Certains se sont fait des nœuds au cerveau en cherchant des seconds ou troisièmes degrés d’un événement qui s’est répété si souvent au Saint Siège.
Évidemment beaucoup de choses vont changer, d’abord par le passage de l’exubérance de tempérament de Bertone à la discrétion diplomatique de Parolin, puis par la redéfinition du rôle de la Secrétairerie d’État qui va devenir fondamentalement une Secrétairerie du Pape, et il est possible qu’elle se voit dépouillée de la fonction de coordination de la Curie, ce qui se préparait ces derniers jours. En tout cas les fondations de l’Église ne tremblent pas.

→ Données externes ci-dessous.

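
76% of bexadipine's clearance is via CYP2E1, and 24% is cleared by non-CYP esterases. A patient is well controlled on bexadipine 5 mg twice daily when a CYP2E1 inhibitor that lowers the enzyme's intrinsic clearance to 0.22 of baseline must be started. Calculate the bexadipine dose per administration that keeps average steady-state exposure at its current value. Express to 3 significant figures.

2.04 mg

The CYP2E1 pathway (76% of clearance) drops to 0.22× activity: 0.76 × 0.22 = 0.1672.
The remaining 24% of clearance is unaffected.
Relative clearance = 0.1672 + 0.24 = 0.4072.
To maintain the same steady-state level, dose must scale with clearance: new dose = 5 × 0.4072 = 2.04 mg.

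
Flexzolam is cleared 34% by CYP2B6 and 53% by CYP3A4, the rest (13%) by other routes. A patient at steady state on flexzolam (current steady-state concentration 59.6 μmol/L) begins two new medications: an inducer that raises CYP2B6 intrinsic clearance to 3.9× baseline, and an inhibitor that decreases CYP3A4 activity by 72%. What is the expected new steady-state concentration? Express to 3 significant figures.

The CYP2B6 pathway (34% of clearance) increases to 3.9× activity: 0.34 × 3.9 = 1.326.
The CYP3A4 pathway (53% of clearance) falls to 0.28× activity: 0.53 × 0.28 = 0.1484.
The remaining 13% of clearance is unaffected.
New clearance relative to baseline: 1.326 + 0.1484 + 0.13 = 1.6044.
New steady-state concentration = 59.6 / 1.6044 = 37.1 μmol/L (concentration scales inversely with clearance).

37.1 μmol/L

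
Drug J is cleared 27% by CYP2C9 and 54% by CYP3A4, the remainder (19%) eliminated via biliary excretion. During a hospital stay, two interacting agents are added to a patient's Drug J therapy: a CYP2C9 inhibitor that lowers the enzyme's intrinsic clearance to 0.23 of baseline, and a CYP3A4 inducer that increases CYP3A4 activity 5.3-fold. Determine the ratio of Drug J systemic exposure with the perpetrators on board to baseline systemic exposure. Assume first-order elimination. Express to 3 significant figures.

0.321

The CYP2C9 pathway (27% of clearance) is reduced to 0.23× activity: 0.27 × 0.23 = 0.0621.
The CYP3A4 pathway (54% of clearance) is boosted to 5.3× activity: 0.54 × 5.3 = 2.862.
Non-CYP routes (19%) are unchanged.
Relative clearance = 0.0621 + 2.862 + 0.19 = 3.1141.
Systemic exposure ∝ 1/CL: fold-change = 1 / 3.1141 = 0.321.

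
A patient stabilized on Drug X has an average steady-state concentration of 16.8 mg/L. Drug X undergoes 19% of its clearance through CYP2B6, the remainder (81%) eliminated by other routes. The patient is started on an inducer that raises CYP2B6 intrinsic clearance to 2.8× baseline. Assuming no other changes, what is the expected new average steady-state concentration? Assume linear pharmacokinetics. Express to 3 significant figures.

12.5 mg/L

The CYP2B6 pathway (19% of clearance) is boosted to 2.8× activity: 0.19 × 2.8 = 0.532.
Non-CYP routes (81%) are unchanged.
New clearance relative to baseline: 0.532 + 0.81 = 1.342.
With dosing unchanged, average steady-state concentration scales as 1/CL: 16.8 / 1.342 = 12.5 mg/L.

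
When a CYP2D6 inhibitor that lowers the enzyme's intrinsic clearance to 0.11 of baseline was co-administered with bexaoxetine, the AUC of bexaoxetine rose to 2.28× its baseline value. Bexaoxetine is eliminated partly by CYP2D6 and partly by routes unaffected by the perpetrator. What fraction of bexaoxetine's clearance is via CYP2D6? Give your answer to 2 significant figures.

0.63

Write x for the fraction cleared via CYP2D6. The observed AUC change means clearance fell to 1/2.28 = 0.4386 of baseline.
Only the CYP2D6 route changed, so 0.4386 = x·0.11 + (1 − x), giving x = 0.63.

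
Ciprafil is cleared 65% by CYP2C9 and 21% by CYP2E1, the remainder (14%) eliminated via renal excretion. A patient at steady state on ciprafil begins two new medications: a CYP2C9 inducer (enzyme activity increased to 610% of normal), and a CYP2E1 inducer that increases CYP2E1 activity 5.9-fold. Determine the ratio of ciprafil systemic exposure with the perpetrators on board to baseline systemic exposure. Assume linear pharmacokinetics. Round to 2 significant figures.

The CYP2C9 pathway (65% of clearance) increases to 6.1× activity: 0.65 × 6.1 = 3.965.
The CYP2E1 pathway (21% of clearance) increases to 5.9× activity: 0.21 × 5.9 = 1.239.
The remaining 14% of clearance is unaffected.
Relative clearance = 3.965 + 1.239 + 0.14 = 5.344.
Because systemic exposure varies inversely with clearance, the combined effect is 1 / 5.344 = 0.19.

0.19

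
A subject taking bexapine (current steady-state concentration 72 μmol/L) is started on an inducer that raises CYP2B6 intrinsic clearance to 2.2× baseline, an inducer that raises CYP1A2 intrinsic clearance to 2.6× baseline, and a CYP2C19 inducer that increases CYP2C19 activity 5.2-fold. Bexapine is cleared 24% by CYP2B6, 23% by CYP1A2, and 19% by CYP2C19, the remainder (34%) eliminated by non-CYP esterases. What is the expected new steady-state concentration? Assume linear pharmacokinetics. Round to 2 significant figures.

The CYP2B6 pathway (24% of clearance) increases to 2.2× activity: 0.24 × 2.2 = 0.528.
The CYP1A2 pathway (23% of clearance) increases to 2.6× activity: 0.23 × 2.6 = 0.598.
The CYP2C19 pathway (19% of clearance) rises to 5.2× activity: 0.19 × 5.2 = 0.988.
The remaining 34% of clearance is unaffected.
CL_new/CL_old = 0.528 + 0.598 + 0.988 + 0.34 = 2.454.
New steady-state concentration = 72 / 2.454 = 29 μmol/L (concentration scales inversely with clearance).

29 μmol/L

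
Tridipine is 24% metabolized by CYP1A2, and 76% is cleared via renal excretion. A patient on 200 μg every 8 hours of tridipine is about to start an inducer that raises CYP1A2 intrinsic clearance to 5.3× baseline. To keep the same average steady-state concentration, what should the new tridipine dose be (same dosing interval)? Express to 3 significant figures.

CYP1A2: 0.24 × 5.3 = 1.272
Other: 0.76 (unchanged)
CL_new/CL_old = 1.272 + 0.76 = 2.032.
To maintain the same steady-state level, dose must scale with clearance: new dose = 200 × 2.032 = 406 μg.

406 μg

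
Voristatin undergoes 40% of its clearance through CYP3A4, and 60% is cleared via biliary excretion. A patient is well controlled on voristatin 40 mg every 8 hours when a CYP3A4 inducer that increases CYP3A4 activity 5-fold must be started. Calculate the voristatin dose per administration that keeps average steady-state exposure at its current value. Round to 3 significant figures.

The CYP3A4 pathway (40% of clearance) is boosted to 5× activity: 0.4 × 5 = 2.
Non-CYP routes (60%) are unchanged.
CL_new/CL_old = 2 + 0.6 = 2.6.
Exposure is unchanged when dose changes in proportion to clearance. New dose = 40 mg × 2.6 = 104 mg.

104 mg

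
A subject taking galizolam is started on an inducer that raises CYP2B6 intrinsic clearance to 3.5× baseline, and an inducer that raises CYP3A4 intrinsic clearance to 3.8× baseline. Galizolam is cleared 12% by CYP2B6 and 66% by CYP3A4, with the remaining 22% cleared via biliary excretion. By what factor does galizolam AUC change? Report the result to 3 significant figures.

0.318

CYP2B6: 0.12 × 3.5 = 0.42
CYP3A4: 0.66 × 3.8 = 2.508
Other: 0.22 (unchanged)
CL_new/CL_old = 0.42 + 2.508 + 0.22 = 3.148.
AUC ∝ 1/CL: fold-change = 1 / 3.148 = 0.318.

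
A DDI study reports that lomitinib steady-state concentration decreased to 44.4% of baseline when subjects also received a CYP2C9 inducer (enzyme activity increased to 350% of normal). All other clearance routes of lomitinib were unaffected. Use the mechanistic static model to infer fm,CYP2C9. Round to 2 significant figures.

0.50

Write x for the fraction cleared via CYP2C9. The observed steady-state concentration change means clearance rose to 1/0.444 = 2.252 of baseline.
Setting x·3.5 + (1 − x) = 2.252 and solving: x = (2.252 − 1)/(3.5 − 1) = 0.50.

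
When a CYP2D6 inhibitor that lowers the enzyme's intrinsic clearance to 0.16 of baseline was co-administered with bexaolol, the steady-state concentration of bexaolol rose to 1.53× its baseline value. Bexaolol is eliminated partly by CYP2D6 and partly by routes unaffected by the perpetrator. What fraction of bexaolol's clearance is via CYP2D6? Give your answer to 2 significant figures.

0.41

Write x for the fraction cleared via CYP2D6. The observed steady-state concentration change means clearance fell to 1/1.53 = 0.6536 of baseline.
Setting x·0.16 + (1 − x) = 0.6536 and solving: x = (0.6536 − 1)/(0.16 − 1) = 0.41.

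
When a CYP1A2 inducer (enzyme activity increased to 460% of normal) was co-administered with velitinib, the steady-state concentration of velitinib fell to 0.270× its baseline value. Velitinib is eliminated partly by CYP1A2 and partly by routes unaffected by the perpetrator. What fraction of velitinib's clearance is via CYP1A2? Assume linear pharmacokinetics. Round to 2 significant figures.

0.75

Let x = fm,CYP1A2. Because steady-state concentration ∝ 1/CL, relative clearance rose to 1/0.270 = 3.704.
Setting x·4.6 + (1 − x) = 3.704 and solving: x = (3.704 − 1)/(4.6 − 1) = 0.75.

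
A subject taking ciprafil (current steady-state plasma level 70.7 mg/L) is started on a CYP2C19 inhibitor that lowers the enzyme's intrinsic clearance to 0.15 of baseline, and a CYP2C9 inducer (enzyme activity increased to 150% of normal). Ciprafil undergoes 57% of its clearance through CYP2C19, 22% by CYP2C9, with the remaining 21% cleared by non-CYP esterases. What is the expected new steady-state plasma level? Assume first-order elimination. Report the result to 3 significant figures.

113 mg/L

The CYP2C19 pathway (57% of clearance) falls to 0.15× activity: 0.57 × 0.15 = 0.0855.
The CYP2C9 pathway (22% of clearance) increases to 1.5× activity: 0.22 × 1.5 = 0.33.
Non-CYP routes (21%) are unchanged.
Relative clearance = 0.0855 + 0.33 + 0.21 = 0.6255.
New steady-state plasma level = 70.7 / 0.6255 = 113 mg/L (concentration scales inversely with clearance).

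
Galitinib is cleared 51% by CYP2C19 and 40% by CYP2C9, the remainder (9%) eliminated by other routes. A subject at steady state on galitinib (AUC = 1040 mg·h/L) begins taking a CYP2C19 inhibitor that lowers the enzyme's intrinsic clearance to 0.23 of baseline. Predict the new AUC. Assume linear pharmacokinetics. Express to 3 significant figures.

1.71 × 10³ mg·h/L

The CYP2C19 pathway (51% of clearance) is reduced to 0.23× activity: 0.51 × 0.23 = 0.1173.
CYP2C9 (40%) and the residual 9% are unaffected.
Relative clearance = 0.1173 + 0.4 + 0.09 = 0.6073.
New AUC = baseline ÷ relative clearance = 1040 / 0.6073 = 1.71 × 10³ mg·h/L.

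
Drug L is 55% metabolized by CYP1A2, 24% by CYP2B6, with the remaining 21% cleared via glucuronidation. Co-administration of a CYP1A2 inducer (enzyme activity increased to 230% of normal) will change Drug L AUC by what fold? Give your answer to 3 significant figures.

0.583

The CYP1A2 pathway (55% of clearance) rises to 2.3× activity: 0.55 × 2.3 = 1.265.
CYP2B6 (24%) and the residual 21% are unaffected.
Relative clearance = 1.265 + 0.24 + 0.21 = 1.715.
Since AUC ∝ 1/CL, the ratio is 1 / 1.715 = 0.583.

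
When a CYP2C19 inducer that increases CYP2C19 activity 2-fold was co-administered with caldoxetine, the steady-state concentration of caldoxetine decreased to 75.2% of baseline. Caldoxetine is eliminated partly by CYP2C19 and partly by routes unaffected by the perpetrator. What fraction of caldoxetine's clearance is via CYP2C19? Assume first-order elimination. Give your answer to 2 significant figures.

Let fm be the CYP2C19 fraction. New clearance relative to baseline = fm × 2 + (1 − fm).
Steady-state concentration ratio = 1 / (new CL fraction), so new CL fraction = 1 / 0.752 = 1.33.
fm × 2 + 1 − fm = 1.33  ⇒  fm × (2 − 1) = 0.3298  ⇒  fm = 0.33.

0.33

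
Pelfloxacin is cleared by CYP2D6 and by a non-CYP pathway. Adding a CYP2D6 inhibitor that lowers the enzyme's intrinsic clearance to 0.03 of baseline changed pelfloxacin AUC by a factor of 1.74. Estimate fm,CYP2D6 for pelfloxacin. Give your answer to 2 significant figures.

CL'/CL = 1 / 1.74 = 0.5747
0.03·fm + (1 − fm) = 0.5747
fm = (0.5747 − 1) / (0.03 − 1) = 0.44

0.44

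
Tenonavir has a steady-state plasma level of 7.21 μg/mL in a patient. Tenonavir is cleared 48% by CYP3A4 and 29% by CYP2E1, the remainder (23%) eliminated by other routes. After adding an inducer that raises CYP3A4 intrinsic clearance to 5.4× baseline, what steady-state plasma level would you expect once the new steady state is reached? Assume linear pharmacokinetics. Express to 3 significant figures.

The CYP3A4 pathway (48% of clearance) is boosted to 5.4× activity: 0.48 × 5.4 = 2.592.
CYP2E1 (29%) and the residual 23% are unaffected.
CL_new/CL_old = 2.592 + 0.29 + 0.23 = 3.112.
New steady-state plasma level = baseline ÷ relative clearance = 7.21 / 3.112 = 2.32 μg/mL.

2.32 μg/mL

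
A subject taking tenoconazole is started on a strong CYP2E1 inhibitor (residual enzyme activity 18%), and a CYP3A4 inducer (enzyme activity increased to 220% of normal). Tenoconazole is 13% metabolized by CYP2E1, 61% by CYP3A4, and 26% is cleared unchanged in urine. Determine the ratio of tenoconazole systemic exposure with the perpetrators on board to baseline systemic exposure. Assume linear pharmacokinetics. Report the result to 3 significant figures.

0.615

CYP2E1: 0.13 × 0.18 = 0.0234
CYP3A4: 0.61 × 2.2 = 1.342
Other: 0.26 (unchanged)
Relative clearance = 0.0234 + 1.342 + 0.26 = 1.6254.
Net systemic exposure ratio = 1 / 1.6254 = 0.615.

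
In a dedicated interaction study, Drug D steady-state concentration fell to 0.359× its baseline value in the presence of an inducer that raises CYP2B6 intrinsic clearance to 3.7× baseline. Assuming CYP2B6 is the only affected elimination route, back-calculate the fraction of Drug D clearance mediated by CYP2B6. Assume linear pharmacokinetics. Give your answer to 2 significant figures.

0.66

CL'/CL = 1 / 0.359 = 2.786
3.7·fm + (1 − fm) = 2.786
fm = (2.786 − 1) / (3.7 − 1) = 0.66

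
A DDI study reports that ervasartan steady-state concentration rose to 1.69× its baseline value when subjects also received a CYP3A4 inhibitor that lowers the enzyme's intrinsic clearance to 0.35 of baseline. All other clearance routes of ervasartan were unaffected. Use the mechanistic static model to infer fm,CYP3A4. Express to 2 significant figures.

0.63

CL'/CL = 1 / 1.69 = 0.5917
0.35·fm + (1 − fm) = 0.5917
fm = (0.5917 − 1) / (0.35 − 1) = 0.63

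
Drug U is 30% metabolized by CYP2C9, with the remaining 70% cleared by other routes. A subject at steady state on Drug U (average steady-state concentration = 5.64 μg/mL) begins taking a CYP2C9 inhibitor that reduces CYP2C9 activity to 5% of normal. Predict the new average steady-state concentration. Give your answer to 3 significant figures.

CYP2C9: 0.3 × 0.05 = 0.015
Other: 0.7 (unchanged)
Relative clearance = 0.015 + 0.7 = 0.715.
With dosing unchanged, average steady-state concentration scales as 1/CL: 5.64 / 0.715 = 7.89 μg/mL.

7.89 μg/mL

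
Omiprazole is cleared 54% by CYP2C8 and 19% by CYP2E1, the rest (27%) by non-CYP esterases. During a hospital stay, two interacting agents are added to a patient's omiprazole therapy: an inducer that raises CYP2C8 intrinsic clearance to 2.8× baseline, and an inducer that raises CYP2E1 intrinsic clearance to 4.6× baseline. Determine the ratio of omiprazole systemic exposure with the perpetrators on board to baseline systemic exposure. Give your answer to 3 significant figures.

0.377

CYP2C8: 0.54 × 2.8 = 1.512
CYP2E1: 0.19 × 4.6 = 0.874
Other: 0.27 (unchanged)
Relative clearance = 1.512 + 0.874 + 0.27 = 2.656.
Net systemic exposure ratio = 1 / 2.656 = 0.377.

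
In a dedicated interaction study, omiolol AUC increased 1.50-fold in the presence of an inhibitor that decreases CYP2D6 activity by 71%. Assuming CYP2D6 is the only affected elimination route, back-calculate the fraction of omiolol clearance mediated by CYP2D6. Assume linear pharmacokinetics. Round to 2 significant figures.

0.47

Write x for the fraction cleared via CYP2D6. The observed AUC change means clearance fell to 1/1.50 = 0.6667 of baseline.
Only the CYP2D6 route changed, so 0.6667 = x·0.29 + (1 − x), giving x = 0.47.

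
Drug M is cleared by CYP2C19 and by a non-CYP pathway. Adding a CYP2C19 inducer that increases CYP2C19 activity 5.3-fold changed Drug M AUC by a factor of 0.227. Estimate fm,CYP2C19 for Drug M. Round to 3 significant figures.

CL'/CL = 1 / 0.227 = 4.405
5.3·fm + (1 − fm) = 4.405
fm = (4.405 − 1) / (5.3 − 1) = 0.792

0.792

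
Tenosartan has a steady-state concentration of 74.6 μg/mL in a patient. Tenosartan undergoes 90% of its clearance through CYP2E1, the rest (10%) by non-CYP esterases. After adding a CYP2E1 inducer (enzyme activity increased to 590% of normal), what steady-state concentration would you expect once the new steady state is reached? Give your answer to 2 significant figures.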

Avec son habituel naturel, Bertone a dit qu’il voit dans le Pape François non pas tant une révolution qu’une continuité avec Benoît XVI, quoiqu’avec une diversité d’accents et des traits[différents] de vie personnelle, et il a souligné deux choses qui renforcent cette continuité : le don du conseil spontané et inspiré, et la commune et fervente dévotion mariale.
« Il n’y a pas d’image plus belle que celle des Papes recueillis en prière devant la Vierge de Fatima » a jouté le cardinal salésien. Pour sa part François s’est aussi exprimé sans tabous en lui répondant qu’il voyait en lui, avant tout, le fils de Don Bosco, et d’ajouter d’une manière significative que c’est ce qui l’a amené « à remplir tous les tâches avec un profond amour de l’Église, une grande générosité et avec ce typique mélange salésien qui unit un esprit sincère d’obéissance à une grande liberté d’initiative et d’inventivité personnelle ».
Cela s’est passé ainsi, et il n’y a rien à cacher.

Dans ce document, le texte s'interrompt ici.